Cicli che, sempre originati dal credito, caratterizzano anche l’economia.

Per fornire una misura del peso del credito, prendendo come riferimento gli Stati Uniti, basti sapere che a livello economico è superiore a quindici volte la moneta, mentre a livello finanziario spesso (come in questo periodo) il patrimonio vincolato a garanzia è  superiore persino a quello ‘libero’.

In buona sostanza, molte transazioni economiche e finanziarie sono coperte dal credito e non dalla moneta.

Il credito, quindi, rappresenta una variabile determinante nelle equazioni riportate ad inizio post e, conseguentemente, nell’andamento dei mercati economici e finanziari.

La leva finanziaria della borsa americana è rappresentata dal Margin Debt (pubblicato regolarmente con i check up).
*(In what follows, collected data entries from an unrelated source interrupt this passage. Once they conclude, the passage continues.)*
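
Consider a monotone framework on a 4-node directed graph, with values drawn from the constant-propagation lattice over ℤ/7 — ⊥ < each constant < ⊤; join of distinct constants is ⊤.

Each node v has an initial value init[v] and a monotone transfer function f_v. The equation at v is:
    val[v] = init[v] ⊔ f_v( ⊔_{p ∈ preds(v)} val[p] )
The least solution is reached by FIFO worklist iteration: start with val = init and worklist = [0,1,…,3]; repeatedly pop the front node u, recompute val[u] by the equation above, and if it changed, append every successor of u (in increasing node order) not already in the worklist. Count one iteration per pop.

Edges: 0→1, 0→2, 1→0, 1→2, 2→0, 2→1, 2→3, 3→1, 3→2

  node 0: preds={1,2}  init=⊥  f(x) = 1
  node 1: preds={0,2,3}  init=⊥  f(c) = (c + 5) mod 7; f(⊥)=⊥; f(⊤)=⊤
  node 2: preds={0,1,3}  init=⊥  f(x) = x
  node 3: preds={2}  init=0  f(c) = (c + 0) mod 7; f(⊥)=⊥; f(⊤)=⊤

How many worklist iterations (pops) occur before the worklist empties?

7

Worklist (7 pops):
  #1 pop 0: in=⊥ → 1 (was ⊥); enqueue []
  #2 pop 1: in=⊤ → ⊤ (was ⊥); enqueue [0]
  #3 pop 2: in=⊤ → ⊤ (was ⊥); enqueue [1]
  #4 pop 3: in=⊤ → ⊤ (was 0); enqueue [2]
  #5 pop 0: in=⊤ → 1 (no change)
  #6 pop 1: in=⊤ → ⊤ (no change)
  #7 pop 2: in=⊤ → ⊤ (no change)

Fixpoint:
  val[0] = 1
  val[1] = ⊤
  val[2] = ⊤
  val[3] = ⊤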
Di seguito, il grafico comparato con lo S&P 500:

S&P 500 - MARGIN DEBT

S&P 500 – MARGIN DEBT

Dall’analisi di tale grafico emergono i seguenti punti:

  • l’indiscutibile correlazione diretta  tra credito e borsa (che conferma l’enorme rilevanza della leva);
  • un ricorso crescente della leva nel corso degli anni;
  • il margin debt si trova su livelli superiori a quelli che hanno anticipato i crolli della borsa americana avviatisi nel 2000 e nel 2007;
  • seppure la tendenza di fondo della leva resta rialzista, da Aprile del 2015 ha smesso di segnare nuovi massimi e, da allora, può definirsi in una fase di contrazione che ha originato un preoccupante flesso ribassista, in cerca di conferme.

Seppur non sia possibile escludere a priori l’ipotesi che dopo oltre un anno di pausa il ricorso alla leva torni a salire, la lettura del grafico ci descrive la presenza di una pericolosa bolla ed una potenziale inversione ribassista.